San Diego Police Department (SDPD) Officer Christine Garcia worried that her gender transition from male to female would cost her a job she loved, and her wife and kids.
But she said she had no choice.
“I decided that I was going to transition," Garcia told NBC 7. "And no matter what happened in my life, I knew that after I transitioned, I would be happy. No matter what the cost was.”
Christine said she struggled with her gender identity most of her life, often going to school or work, and then coming home and dressing as a female.
She tried to fight her feminine urges, she said, by choosing masculine activities like wrestling in high school and joining the police force. She hoped it would rid her of her feminine side, but admitted that she would often return to dressing as a woman to bring her comfort.

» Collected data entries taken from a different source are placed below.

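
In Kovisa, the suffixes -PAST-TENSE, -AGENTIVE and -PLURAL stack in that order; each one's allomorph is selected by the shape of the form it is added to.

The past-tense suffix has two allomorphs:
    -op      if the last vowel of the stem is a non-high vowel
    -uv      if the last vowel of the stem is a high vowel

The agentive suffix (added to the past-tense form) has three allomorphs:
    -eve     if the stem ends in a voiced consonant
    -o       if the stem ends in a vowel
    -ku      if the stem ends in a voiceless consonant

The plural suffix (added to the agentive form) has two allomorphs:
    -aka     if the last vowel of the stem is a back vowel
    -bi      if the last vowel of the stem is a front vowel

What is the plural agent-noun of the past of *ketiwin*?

ketiwinuvevebi

*ketiwin* — last vowel /i/ (a high vowel) → -uv → *ketiwinuv*.
The final sound of the past-tense form *ketiwinuv* is /v/, which is a voiced consonant, so the agentive suffix is -eve, giving *ketiwinuveve*.
The agentive form *ketiwinuveve*: last vowel = /e/, a front vowel → -bi → *ketiwinuvevebi*.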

Garcia said she went to therapy, hoping the doctor could help her lose her feminine tendencies. But she ended up realizing who she was, and decided to transition from male to female.

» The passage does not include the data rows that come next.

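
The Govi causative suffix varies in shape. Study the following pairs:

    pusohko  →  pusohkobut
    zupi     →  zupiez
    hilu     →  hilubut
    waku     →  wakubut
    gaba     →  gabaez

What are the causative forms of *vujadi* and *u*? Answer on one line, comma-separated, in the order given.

The pattern is rounding harmony: -but when the last vowel of the stem is a rounded vowel (*pusohko*, *hilu*, *waku*); -ez when the last vowel of the stem is an unrounded vowel (*zupi*, *gaba*).
*vujadi* — last vowel /i/ (an unrounded vowel) → -ez → *vujadiez*.
*u*: last vowel = /u/, a rounded vowel → -but → *ubut*.

vujadiez, ubut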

After she made the announcement to the Police Chief and other officers in the department, she was overwhelmed by the positive response.
“I got a flood of emails back," Garcia said. "I would say hundreds, four to five hundred emails back from officers just telling me that ‘I support you’, ’ you're family’, ‘You're a good cop, that's all the matters.’”
Her wife was hesitant at first.
She has known about Garcia's need to dress as a woman since the beginning of their relationship. But days after Christine’s decision, her wife had comforting words for her.
“She told me, 'You know I fell in love with you as a person. And I've built this life with you and I can't imagine it anyway else. I can't imagine spending it with anybody else. you know, I wanna stay,’” said Garcia.
Garcia is SDPD's first Transgender police officer and the agency's transgender liaison.
Outside of work, she speaks to transgender people about her experience, attempting to give them hope and trying to prevent suicide. A 2014 UCLA School of Law study showed that 46 percent of transgender people aged 18 to 44 have tried to take their own life.
She asks others to be more accepting.
“Show some support for them," Garcia said. "Because it really helps them come out and thrive and be a contributing member of society.”